Boiling has the peculiarity of being involved both in frontier technological applications, such as nano cooling and in everyday life activities, such as food cooking. For that reason, everyone is very familiar with this kind of phase transition. Associated with the empirical knowledge of the process, despite decades of years of scientific exploration, there is yet no adequate physical understanding of the phenomenon and its profound nanoscale origins. The main problem is to decipher what is happening at the nanoscale when nucleation occurs on a heated surface. The lack of fundamental understanding of the process has a great impact on the technological development of thermal science, especially in terms of a quantitative prediction of the physical parameters necessary to predict when the boiling occurs and at which rate. The central obstacle lies in the multiscale and non-equilibrium nature of boiling itself, where nucleation and bubble dynamics must coexist in a single description far from thermodynamic equilibrium. Moreover, such description is linked to length and time scales unreachable by the present measurement tools. To date, theory, simulations, and experiments have described the different scales of boiling always compartmentalised and blurred by many uncontrolled parameters. Therefore, until now, a holistic description encompassing the whole aforementioned range of spatial and temporal scales is still lacking, even though strongly desired. Using the new computational tool, we shed new light on the controversial issue of the low boiling onset temperature on putatively ultra-smooth surfaces. The approach covers, with a modest computational cost, the area from nano to micrometers, where most of the controversial observations related to the phenomenon originate. In-silico experiments elucidated several important aspects.

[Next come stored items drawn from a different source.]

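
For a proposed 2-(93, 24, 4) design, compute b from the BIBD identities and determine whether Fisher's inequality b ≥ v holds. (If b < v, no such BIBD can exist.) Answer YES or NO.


b = λv(v − 1)/(k(k − 1)) = 4·93·92/(24·23) = 34224/552 = 62.
Compare with v = 93: b < v, so Fisher's inequality fails.

NO


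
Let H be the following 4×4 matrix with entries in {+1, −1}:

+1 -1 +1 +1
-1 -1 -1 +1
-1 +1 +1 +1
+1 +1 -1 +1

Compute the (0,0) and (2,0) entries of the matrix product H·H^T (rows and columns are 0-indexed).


Row 0 of H: [1, -1, 1, 1].
Row 2 of H: [-1, 1, 1, 1].
(H·H^T)[0][0] = Σ_j H[0][j]·H[0][j] = (1)² + (-1)² + (1)² + (1)² = 1 + 1 + 1 + 1 = 4.
(H·H^T)[2][0] = Σ_j H[2][j]·H[0][j] = (-1)·(1) + (1)·(-1) + (1)·(1) + (1)·(1) = -1 + -1 + 1 + 1 = 0.
So rows 2 and 0 are orthogonal; the diagonal entry equals n = 4.

(0,0) entry = 4; (2,0) entry = 0.


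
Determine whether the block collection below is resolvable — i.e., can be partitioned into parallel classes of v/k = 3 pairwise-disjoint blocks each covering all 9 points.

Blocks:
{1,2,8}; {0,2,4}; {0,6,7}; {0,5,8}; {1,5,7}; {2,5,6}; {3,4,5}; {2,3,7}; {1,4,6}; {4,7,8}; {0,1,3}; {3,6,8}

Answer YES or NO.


v = 9, block size k = 3, number of blocks = 12.
For resolvability, blocks must partition into parallel classes of size v/k = 3.
Total blocks must therefore be a multiple of 3: 12 = 3·4 + 0 ⇒ divisible ✓.
Greedy packing gives 4 candidate class(es). Each should be a full parallel class (size 3, covers all 9 points).
  Class 1 (3 blocks): {1,2,8}; {0,6,7}; {3,4,5}. Points covered: [0, 1, 2, 3, 4, 5, 6, 7, 8].
  Class 2 (3 blocks): {0,2,4}; {1,5,7}; {3,6,8}. Points covered: [0, 1, 2, 3, 4, 5, 6, 7, 8].
  Class 3 (3 blocks): {0,5,8}; {2,3,7}; {1,4,6}. Points covered: [0, 1, 2, 3, 4, 5, 6, 7, 8].
  Class 4 (3 blocks): {2,5,6}; {4,7,8}; {0,1,3}. Points covered: [0, 1, 2, 3, 4, 5, 6, 7, 8].
All classes full (size 3)? YES. All classes cover every point? YES.
Resolvable? YES.

YES


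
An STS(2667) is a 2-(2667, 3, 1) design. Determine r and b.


An STS(v) is a 2-(v, 3, 1) BIBD: block size k = 3, λ = 1.
Replication: r(k − 1) = λ(v − 1) ⇒ r·2 = 2667 − 1 = 2666 ⇒ r = 1333.
Block count: bk = vr ⇒ b·3 = 2667·1333 = 3555111 ⇒ b = 1185037.
(Check via b = v(v − 1)/6 = 2667·2666/6 = 7110222/6 = 1185037.)

r = 1333, b = 1185037.


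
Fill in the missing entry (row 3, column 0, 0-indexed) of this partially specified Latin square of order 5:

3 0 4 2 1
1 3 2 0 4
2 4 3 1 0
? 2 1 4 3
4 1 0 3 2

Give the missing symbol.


Row 3 contains symbols [1, 2, 3, 4] — missing [0].
Column 0 contains symbols [1, 2, 3, 4] — missing [0].
The missing symbol must appear in both missing sets; intersection = [0].
Therefore the hidden value is 0.

Missing value = 0.


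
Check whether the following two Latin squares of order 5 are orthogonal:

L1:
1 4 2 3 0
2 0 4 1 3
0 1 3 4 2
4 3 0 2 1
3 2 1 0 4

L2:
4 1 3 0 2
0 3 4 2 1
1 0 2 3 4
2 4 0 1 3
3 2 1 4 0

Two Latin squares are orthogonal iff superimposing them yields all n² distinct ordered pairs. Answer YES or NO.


Form the n² = 25 superimposed pairs (L1[i][j], L2[i][j]), row by row (rows and columns indexed from 0):
row 0: (1,4) (4,1) (2,3) (3,0) (0,2)
row 1: (2,0) (0,3) (4,4) (1,2) (3,1)
row 2: (0,1) (1,0) (3,2) (4,3) (2,4)
row 3: (4,2) (3,4) (0,0) (2,1) (1,3)
row 4: (3,3) (2,2) (1,1) (0,4) (4,0)
Orthogonality requires all 25 pairs distinct.
Check by first coordinate: for each symbol s of L1, list the L2 entries in the n cells where L1 = s; they must all differ.
  L1 = 0: L2 entries (in reading order) 2, 3, 1, 0, 4 — all 5 distinct ✓
  L1 = 1: L2 entries (in reading order) 4, 2, 0, 3, 1 — all 5 distinct ✓
  L1 = 2: L2 entries (in reading order) 3, 0, 4, 1, 2 — all 5 distinct ✓
  L1 = 3: L2 entries (in reading order) 0, 1, 2, 4, 3 — all 5 distinct ✓
  L1 = 4: L2 entries (in reading order) 1, 4, 3, 2, 0 — all 5 distinct ✓
Every symbol of L1 meets every symbol of L2 exactly once, so all 25 pairs are distinct (25 of 25).
Conclusion: YES.

YES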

- Surface wettability can drastically influence the onset temperature on ultra-smooth surfaces.
At the nanoscale, on an ideal surface for any value of contact angle, the nucleation of stable bubbles depends on the imposed heat flux.
- Despite the strong out-of-equilibrium nature of the phenomenon, the Classical Nucleation Theory, once corrected with an appropriate Tolman length, can reproduce numerical findings.
Sparse hydrophobic, nanometric patches are found sufficient to trigger nucleation at lower superheat, significantly reducing the onset temperature, and explaining the origin of the observed very low onset boiling temperature.
All these findings are in line with experimental results, considering an extrapolation to microscales.
We also believe that the suitability demonstrated by the mesoscale technique of fluctuating hydrodynamics coupled with diffuse interface models to describe multiscale phenomena such as boiling and cavitation is encouraging for the study of a plethora of thermally activated transitions in dynamic conditions. Along this line, the mesoscale approach may constitute the missing link between macroscopic hydrodynamics and atomistic simulations of phase change. Therefore, the methodology could open a breakthrough pathway towards accurate understanding and prediction of phase transition and it will constitute a pathway for future multi-scale modelling approaches.